Yine 1921 Ekiminde telif edilen Lemaat adlı eseri için daha sonra yazdığı bir mektupta: “Hem her iki Said'in iştirakiyle, birtek Ramazan'da iki hilal ortasında telif edilen ve kendi kendine ihtiyarım haricinde bir derece manzum şeklini alan ve İşârâtü'l-İcâz kıt'asında ve elli, altmış sayfa bulunan Türkçe olarak Lemeât namındaki risale dahi Risale-i Nur'a girebilir”[3] şeklinde ifadeler kullanması geçiş döneminin 1921’e rastladığını göstermektedir. Diğer taraftan, 23. sözde kendisini Yeni Said’e döndürmüş olan bir temsili hikâyecikten söz etmekte ve bu vakayı ömrünün 45. yılında gördüğünü söylemektedir. Bu da 1922 ye denk gelir. Anlaşılıyor ki, Yeni Said döneminin başlangıcı 1921 senesinin güz mevsimidir.
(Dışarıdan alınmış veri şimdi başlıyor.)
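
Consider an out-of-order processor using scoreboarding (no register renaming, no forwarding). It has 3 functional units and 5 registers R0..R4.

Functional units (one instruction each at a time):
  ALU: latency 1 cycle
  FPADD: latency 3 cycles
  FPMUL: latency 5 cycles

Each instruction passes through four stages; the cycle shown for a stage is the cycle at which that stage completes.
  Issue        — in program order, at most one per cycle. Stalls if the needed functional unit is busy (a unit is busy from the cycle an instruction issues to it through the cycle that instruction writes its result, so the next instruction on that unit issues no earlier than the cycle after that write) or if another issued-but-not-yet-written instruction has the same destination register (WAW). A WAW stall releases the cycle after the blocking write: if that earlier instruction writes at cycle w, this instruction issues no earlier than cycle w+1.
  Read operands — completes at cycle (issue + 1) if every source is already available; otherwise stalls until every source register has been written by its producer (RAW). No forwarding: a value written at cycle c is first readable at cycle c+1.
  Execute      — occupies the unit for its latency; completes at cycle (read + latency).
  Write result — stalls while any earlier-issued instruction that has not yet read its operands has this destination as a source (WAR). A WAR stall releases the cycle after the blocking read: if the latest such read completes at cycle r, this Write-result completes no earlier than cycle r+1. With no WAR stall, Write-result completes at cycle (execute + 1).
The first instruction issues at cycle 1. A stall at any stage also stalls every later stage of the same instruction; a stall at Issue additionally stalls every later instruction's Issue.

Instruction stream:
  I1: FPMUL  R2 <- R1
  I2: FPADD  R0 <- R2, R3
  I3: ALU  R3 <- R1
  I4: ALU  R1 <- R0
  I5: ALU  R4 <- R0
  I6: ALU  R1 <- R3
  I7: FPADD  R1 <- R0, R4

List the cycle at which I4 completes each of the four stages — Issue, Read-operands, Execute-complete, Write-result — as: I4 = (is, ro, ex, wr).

I4 = (11, 14, 15, 16)

c1: I1 issues→FPMUL
c2: I1 reads · I2 issues→FPADD
c3: I3 issues→ALU
c4: I3 reads
c5: I3 exec-done
c7: I1 exec-done
c8: I1 writes R2
c9: I2 reads
c10: I3 writes R3
c11: I4 issues→ALU
c12: I2 exec-done
c13: I2 writes R0
c14: I4 reads
c15: I4 exec-done
c16: I4 writes R1
c17: I5 issues→ALU
c18: I5 reads
c19: I5 exec-done
c20: I5 writes R4
c21: I6 issues→ALU
c22: I6 reads
c23: I6 exec-done
c24: I6 writes R1
c25: I7 issues→FPADD
c26: I7 reads
c29: I7 exec-done
c30: I7 writes R1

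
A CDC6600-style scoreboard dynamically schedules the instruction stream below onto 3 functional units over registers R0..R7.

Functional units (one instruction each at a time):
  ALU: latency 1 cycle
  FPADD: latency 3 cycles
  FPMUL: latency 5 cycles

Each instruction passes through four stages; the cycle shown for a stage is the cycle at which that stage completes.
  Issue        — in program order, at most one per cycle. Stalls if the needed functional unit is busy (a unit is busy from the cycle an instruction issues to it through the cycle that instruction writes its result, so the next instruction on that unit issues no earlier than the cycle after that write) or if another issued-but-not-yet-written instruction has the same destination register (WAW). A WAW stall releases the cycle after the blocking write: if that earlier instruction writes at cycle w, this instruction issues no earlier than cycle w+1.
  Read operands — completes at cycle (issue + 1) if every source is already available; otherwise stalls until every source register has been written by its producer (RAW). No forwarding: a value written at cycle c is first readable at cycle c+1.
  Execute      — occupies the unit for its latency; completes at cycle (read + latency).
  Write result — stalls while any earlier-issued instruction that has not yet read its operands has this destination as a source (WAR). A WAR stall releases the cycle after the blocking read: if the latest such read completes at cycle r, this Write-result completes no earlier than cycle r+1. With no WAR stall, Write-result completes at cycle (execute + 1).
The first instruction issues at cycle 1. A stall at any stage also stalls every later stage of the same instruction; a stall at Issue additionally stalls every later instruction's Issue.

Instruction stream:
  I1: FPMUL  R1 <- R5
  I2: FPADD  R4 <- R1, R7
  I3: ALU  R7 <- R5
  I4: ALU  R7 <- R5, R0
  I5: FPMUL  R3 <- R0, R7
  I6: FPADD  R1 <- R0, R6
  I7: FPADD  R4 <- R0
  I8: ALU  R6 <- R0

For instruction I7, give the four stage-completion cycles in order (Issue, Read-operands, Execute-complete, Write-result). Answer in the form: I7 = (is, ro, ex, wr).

[1] I1→FPMUL
[2] I1 RO · I2→FPADD
[3] I3→ALU
[4] I3 RO
[5] I3 EX
[7] I1 EX
[8] I1 WR R1
[9] I2 RO
[10] I3 WR R7
[11] I4→ALU
[12] I2 EX · I4 RO · I5→FPMUL
[13] I2 WR R4 · I4 EX
[14] I4 WR R7 · I6→FPADD
[15] I5 RO · I6 RO
[18] I6 EX
[19] I6 WR R1
[20] I5 EX · I7→FPADD
[21] I5 WR R3 · I7 RO · I8→ALU
[22] I8 RO
[23] I8 EX
[24] I7 EX · I8 WR R6
[25] I7 WR R4

I7 = (20, 21, 24, 25)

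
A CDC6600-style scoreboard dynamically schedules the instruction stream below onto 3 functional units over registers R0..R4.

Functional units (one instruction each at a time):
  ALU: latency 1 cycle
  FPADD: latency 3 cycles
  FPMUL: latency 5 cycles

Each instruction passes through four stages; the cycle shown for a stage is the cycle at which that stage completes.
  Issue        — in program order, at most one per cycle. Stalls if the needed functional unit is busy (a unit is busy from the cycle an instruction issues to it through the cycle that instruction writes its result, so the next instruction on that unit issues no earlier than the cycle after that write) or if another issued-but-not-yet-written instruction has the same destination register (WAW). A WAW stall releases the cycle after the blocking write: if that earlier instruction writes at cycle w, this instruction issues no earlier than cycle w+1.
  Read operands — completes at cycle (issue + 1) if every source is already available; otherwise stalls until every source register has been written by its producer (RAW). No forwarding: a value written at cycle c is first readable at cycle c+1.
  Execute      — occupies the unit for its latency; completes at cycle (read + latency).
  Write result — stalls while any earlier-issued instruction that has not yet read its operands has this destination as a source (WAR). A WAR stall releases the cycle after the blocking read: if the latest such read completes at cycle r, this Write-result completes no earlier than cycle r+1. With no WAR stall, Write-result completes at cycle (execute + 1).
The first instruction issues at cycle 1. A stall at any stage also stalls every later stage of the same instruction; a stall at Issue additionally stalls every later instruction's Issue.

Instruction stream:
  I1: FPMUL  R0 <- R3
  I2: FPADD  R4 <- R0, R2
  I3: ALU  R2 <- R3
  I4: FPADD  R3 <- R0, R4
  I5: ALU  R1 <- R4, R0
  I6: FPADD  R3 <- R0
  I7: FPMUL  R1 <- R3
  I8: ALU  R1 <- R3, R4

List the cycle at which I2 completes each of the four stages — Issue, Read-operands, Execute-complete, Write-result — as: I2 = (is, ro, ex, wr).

I2 = (2, 9, 12, 13)

t=1  I1 issues→FPMUL
t=2  I1 reads, I2 issues→FPADD
t=3  I3 issues→ALU
t=4  I3 reads
t=5  I3 exec-done
t=7  I1 exec-done
t=8  I1 writes R0
t=9  I2 reads
t=10  I3 writes R2
t=12  I2 exec-done
t=13  I2 writes R4
t=14  I4 issues→FPADD
t=15  I4 reads, I5 issues→ALU
t=16  I5 reads
t=17  I5 exec-done
t=18  I4 exec-done, I5 writes R1
t=19  I4 writes R3
t=20  I6 issues→FPADD
t=21  I6 reads, I7 issues→FPMUL
t=24  I6 exec-done
t=25  I6 writes R3
t=26  I7 reads
t=31  I7 exec-done
t=32  I7 writes R1
t=33  I8 issues→ALU
t=34  I8 reads
t=35  I8 exec-done
t=36  I8 writes R1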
1921’in sonu itibariyle başlayan Yeni Said dönemi de Afyon hapsinden hemen sonraki (1948-1949) zamana kadar sürmüştür. Bu tarihten sonra Bediüzzaman tamamen tarik-i dünya ve talib-i ahiret bir halet-i ruhiyeye bürünmüş bir şekilde Üçüncü Said olarak yeni bir döneme girdiğini söylemek mümkündür.[4] Ancak şurası bilinmelidir ki, Eski Said’in Yeni Said’e ve Yeni Said’in Üçüncü Said’e dönüşmesi bir olgunluk ve bir ruhsal seyir ifade eder. Başka bir deyişle, Eski Said’i yeni Said’ten ve Üçüncü Said’ten ayıran özellik, Bediüzzaman’ın sadece maddi ve sosyal hayatında görülen bir takım değişiklikler değildir. Aksine Eski Said’i Yeni Said ve Üçüncü Said’ten ayıran en temel özellik ruhî ve kalbî, yani manevî inkişaflardır.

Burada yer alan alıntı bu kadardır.